According to at least one tourist report, their group purchased marijuana in Rason’s indoor marketplace, in the Rason special economic zone in North Korea’s North Hamgyong province. They were then able to roll it and smoke it right out in the open, and eventually even share spliffs with their stone-faced “minders.”

Detractors would argue that this form of cannabis is some kind of ditch-weed, or feral hemp, which Wikipedia defines as “wild-growing cannabis generally descended from industrial hemp plants previously cultivated for fibre, with low or negligible amounts of psychoactive tetrahydrocannabinol (THC).”

Tour operators working in the country have also confirmed that such plants can be bought in Rason.

While some North Koreans may cultivate personal amounts of psychoactive cannabis in their home gardens, its use is not condoned; though, it is also unlikely to be punished severely. This seems directly at odds with the fact that entire families are reported to be hauled off and punished for a minor infraction committed by one family member.

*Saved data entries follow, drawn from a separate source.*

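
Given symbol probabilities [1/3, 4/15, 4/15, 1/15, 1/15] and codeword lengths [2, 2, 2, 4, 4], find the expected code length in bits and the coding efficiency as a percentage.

Average length L = Σ p_i × l_i = 2.2667 bits
Entropy H = 2.0662 bits
Efficiency η = H/L × 100% = 91.16%


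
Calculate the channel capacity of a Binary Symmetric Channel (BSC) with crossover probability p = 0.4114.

For BSC with error probability p:
C = 1 - H(p) where H(p) is binary entropy
H(0.4114) = -0.4114 × log₂(0.4114) - 0.5886 × log₂(0.5886)
H(p) = 0.9772
C = 1 - 0.9772 = 0.0228 bits/use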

Considering the United Nations Security Council passed a unanimous resolution on Saturday, which imposed new sanctions on North Korea that target North Korea’s primary exports, including coal, iron, iron ore, lead, lead ore and seafood, perhaps it’s time the isolated regime explores cultivating another one of its potential primary exports—pot.

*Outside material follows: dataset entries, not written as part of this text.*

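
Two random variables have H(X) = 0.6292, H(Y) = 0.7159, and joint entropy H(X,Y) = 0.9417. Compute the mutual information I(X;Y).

I(X;Y) = H(X) + H(Y) - H(X,Y)
I(X;Y) = 0.6292 + 0.7159 - 0.9417 = 0.4034 bits


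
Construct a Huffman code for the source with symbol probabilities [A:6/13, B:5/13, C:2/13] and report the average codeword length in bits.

Huffman tree construction:
Combine smallest probabilities repeatedly
Resulting codes:
  A: 0 (length 1)
  B: 11 (length 2)
  C: 10 (length 2)
Average length = Σ p(s) × length(s) = 1.5385 bits


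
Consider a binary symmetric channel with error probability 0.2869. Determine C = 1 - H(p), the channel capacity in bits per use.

For BSC with error probability p:
C = 1 - H(p) where H(p) is binary entropy
H(0.2869) = -0.2869 × log₂(0.2869) - 0.7131 × log₂(0.7131)
H(p) = 0.8647
C = 1 - 0.8647 = 0.1353 bits/use


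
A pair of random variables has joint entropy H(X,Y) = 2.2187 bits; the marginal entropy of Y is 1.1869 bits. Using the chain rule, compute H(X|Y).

Chain rule: H(X,Y) = H(X|Y) + H(Y)
H(X|Y) = H(X,Y) - H(Y) = 2.2187 - 1.1869 = 1.0318 bits


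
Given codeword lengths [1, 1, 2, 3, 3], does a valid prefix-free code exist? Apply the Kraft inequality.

Kraft inequality: Σ 2^(-l_i) ≤ 1 for prefix-free code
Calculating: 2^(-1) + 2^(-1) + 2^(-2) + 2^(-3) + 2^(-3)
= 0.5 + 0.5 + 0.25 + 0.125 + 0.125
= 1.5000
Since 1.5000 > 1, prefix-free code does not exist


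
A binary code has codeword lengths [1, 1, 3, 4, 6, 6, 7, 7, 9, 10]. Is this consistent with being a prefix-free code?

Kraft inequality: Σ 2^(-l_i) ≤ 1 for prefix-free code
Calculating: 2^(-1) + 2^(-1) + 2^(-3) + 2^(-4) + 2^(-6) + 2^(-6) + 2^(-7) + 2^(-7) + 2^(-9) + 2^(-10)
= 0.5 + 0.5 + 0.125 + 0.0625 + 0.015625 + 0.015625 + 0.0078125 + 0.0078125 + 0.001953125 + 0.0009765625
= 1.2373
Since 1.2373 > 1, prefix-free code does not exist


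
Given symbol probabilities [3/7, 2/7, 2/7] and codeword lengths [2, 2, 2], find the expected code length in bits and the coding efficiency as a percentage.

Average length L = Σ p_i × l_i = 2.0000 bits
Entropy H = 1.5567 bits
Efficiency η = H/L × 100% = 77.83%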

According to Sokeel Park, leader of the California-based NGO Liberty in North Koreait is alleged that cannabis has been sold abroad as a way to boost foreign revenues for quite some time.

Despite China voting with the U.S. to sanction North Korea, Chinese tourists visiting neighboring North Korea are reportedly buying large quantities of bargain bags of herb, then selling it for a decent profit upon returning home to China, where cannabis is highly illegal and drug laws are harshly enforced.

Adding tougher sanctions was not possible, with China opposing more severe restrictions that might have been urged by Washington. North Korea is still allowed to receive oil.

According to Radio Free Asia, “[Former leader] Kim Il-sung extensively encouraged the cultivation of yeoksam, the colloquial term for marijuana, meaning “the special plant” to solve a cooking oil shortage in the early 1980s.”

An anonymous North Korean source has said that while Kim Jong-un’s regime cracks down on methamphetamines, it does not consider marijuana to be a drug.

Don’t get too excited about going there, though.

As a result of the tragic and untimely death of Otto Warmbier, the Unites States has issued a travel embargo to North Korea. The ban will take effect on September 1, 2017.

Therefore, it seems an unattainable destination for any intrepid pot tourist, which is probably for the best.